Yine, askerî düzende sayımın dayatıldığını, kameralarla yapılan sayımın ardından kamerasız olarak tekrar koğuşa gelen infaz koruma memurlarının mahpusları darbettiği, kolu kırılan bir mahpusun hastaneye sevkinin yapılmadığı, keyfî olarak disiplin cezaları uygulandığı gibi onlarca haberle anılıyor Osmaniye Cezaevi.

(Mikrofon otomatik cihaz tarafından kapatıldı)

BAŞKAN - Tamamlayalım.

MEHMET RUŞTU TİRYAKİ (Devamla) - Toparlıyorum Sayın Başkanım.
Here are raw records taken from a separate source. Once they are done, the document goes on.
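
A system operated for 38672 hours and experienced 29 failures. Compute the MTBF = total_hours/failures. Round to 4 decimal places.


total_hours = 38672
failures = 29
MTBF = 38672 / 29
MTBF = 1333.5172

1333.5172


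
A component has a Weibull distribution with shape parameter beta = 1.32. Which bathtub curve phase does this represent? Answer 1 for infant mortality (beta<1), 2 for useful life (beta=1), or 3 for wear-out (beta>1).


beta = 1.32
Compare beta to 1:
beta < 1 => infant mortality (phase 1)
beta = 1 => useful life (phase 2)
beta > 1 => wear-out (phase 3)
Since beta = 1.32, this is wear-out (increasing failure rate)
Phase = 3

3


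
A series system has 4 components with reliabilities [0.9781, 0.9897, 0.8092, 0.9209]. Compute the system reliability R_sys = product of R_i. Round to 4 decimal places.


Components: [0.9781, 0.9897, 0.8092, 0.9209]
After component 1 (R=0.9781): product = 0.9781
After component 2 (R=0.9897): product = 0.968
After component 3 (R=0.8092): product = 0.7833
After component 4 (R=0.9209): product = 0.7214
R_sys = 0.7214

0.7214


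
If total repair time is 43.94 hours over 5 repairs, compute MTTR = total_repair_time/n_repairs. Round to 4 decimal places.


total_repair_time = 43.94
n_repairs = 5
MTTR = 43.94 / 5
MTTR = 8.788

8.788


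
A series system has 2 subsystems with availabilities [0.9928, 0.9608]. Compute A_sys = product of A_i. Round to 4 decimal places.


Subsystems: [0.9928, 0.9608]
After subsystem 1 (A=0.9928): product = 0.9928
After subsystem 2 (A=0.9608): product = 0.9539
A_sys = 0.9539

0.9539


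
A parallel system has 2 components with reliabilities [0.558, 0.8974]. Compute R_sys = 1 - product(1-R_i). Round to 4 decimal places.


Components: [0.558, 0.8974]
(1 - 0.558) = 0.442, running product = 0.442
(1 - 0.8974) = 0.1026, running product = 0.0453
Product of (1-R_i) = 0.0453
R_sys = 1 - 0.0453 = 0.9547

0.9547


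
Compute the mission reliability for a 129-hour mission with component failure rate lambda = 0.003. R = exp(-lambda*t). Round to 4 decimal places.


lambda = 0.003
mission_time = 129
lambda * t = 0.003 * 129 = 0.387
R = exp(-0.387)
R = 0.6791

0.6791


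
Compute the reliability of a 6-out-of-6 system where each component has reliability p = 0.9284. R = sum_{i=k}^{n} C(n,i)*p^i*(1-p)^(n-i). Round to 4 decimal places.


k = 6, n = 6, p = 0.9284
i=6: C(6,6)=1 * 0.9284^6 * 0.0716^0 = 0.6403
R = sum of terms = 0.6403

0.6403


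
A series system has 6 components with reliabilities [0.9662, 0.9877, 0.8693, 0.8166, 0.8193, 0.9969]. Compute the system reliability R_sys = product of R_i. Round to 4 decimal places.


Components: [0.9662, 0.9877, 0.8693, 0.8166, 0.8193, 0.9969]
After component 1 (R=0.9662): product = 0.9662
After component 2 (R=0.9877): product = 0.9543
After component 3 (R=0.8693): product = 0.8296
After component 4 (R=0.8166): product = 0.6774
After component 5 (R=0.8193): product = 0.555
After component 6 (R=0.9969): product = 0.5533
R_sys = 0.5533

0.5533


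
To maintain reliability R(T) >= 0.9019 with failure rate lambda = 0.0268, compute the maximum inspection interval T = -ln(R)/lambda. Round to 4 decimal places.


R_target = 0.9019
lambda = 0.0268
-ln(0.9019) = 0.1033
T = 0.1033 / 0.0268
T = 3.8527

3.8527


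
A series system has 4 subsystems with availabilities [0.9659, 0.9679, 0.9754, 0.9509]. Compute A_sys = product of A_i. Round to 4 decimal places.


Subsystems: [0.9659, 0.9679, 0.9754, 0.9509]
After subsystem 1 (A=0.9659): product = 0.9659
After subsystem 2 (A=0.9679): product = 0.9349
After subsystem 3 (A=0.9754): product = 0.9119
After subsystem 4 (A=0.9509): product = 0.8671
A_sys = 0.8671

0.8671


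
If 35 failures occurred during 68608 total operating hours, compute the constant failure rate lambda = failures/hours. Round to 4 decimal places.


failures = 35
total_hours = 68608
lambda = 35 / 68608
lambda = 0.0005

0.0005


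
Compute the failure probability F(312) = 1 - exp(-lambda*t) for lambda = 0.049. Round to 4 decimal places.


lambda = 0.049, t = 312
lambda * t = 15.288
exp(-15.288) = 0.0
F(t) = 1 - 0.0
F(t) = 1.0

1.0


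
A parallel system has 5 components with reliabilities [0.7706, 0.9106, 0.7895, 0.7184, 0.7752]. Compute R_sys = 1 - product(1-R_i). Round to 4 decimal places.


Components: [0.7706, 0.9106, 0.7895, 0.7184, 0.7752]
(1 - 0.7706) = 0.2294, running product = 0.2294
(1 - 0.9106) = 0.0894, running product = 0.0205
(1 - 0.7895) = 0.2105, running product = 0.0043
(1 - 0.7184) = 0.2816, running product = 0.0012
(1 - 0.7752) = 0.2248, running product = 0.0003
Product of (1-R_i) = 0.0003
R_sys = 1 - 0.0003 = 0.9997

0.9997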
Kahramanmaraş Türkoğlu L Tipi Kapalı Ceza İnfaz Kurumunun şubat ayında açılmasıyla birlikte başkaca infaz kurumlarından buraya yüzlerce mahpus getirildi. İnsan Hakları Derneğinin cezaevi komisyonu burayı ziyaret ediyor, 9 Ağustos 2019 tarihinde bir rapor hazırlıyor. Deniliyor ki bu raporda: "Başka cezaevlerinden nakledilmiş olan mahpuslara cezaevine girişte çıplak arama yapılıyor, mahpuslar darbediliyor, 1 mahpusun kolu kırılıyor." Bunların hepsi kişisel görüşmelerle tutanak altına alınmış durumda. Rize Kalkandere'de de aynı şey geçerli. Osmaniye'den ben sadece birkaç tane şey söyleyeceğim. Yapılan görüşmelerde mahpusların söylediği şeyler: "Her seferinde doktor bana 'Neyin var?' diyor, anlatamıyorum, sonra 'Tamam, gidebilirsin.' diyor. Bana ne olacağım, ameliyat olup olmayacağım söylenmiyor, revir doktorum da bir şey anlatmıyor. Muayene sırasında bir koluma kelepçe takılıyor, kelepçenin diğer tarafı da bir askerin eline takılıyor. Sol elim boynuma bağlı, sarılı olduğundan kelepçe takılmıyor." gibi onlarca açıklama. Cezaevlerindeki durum bu.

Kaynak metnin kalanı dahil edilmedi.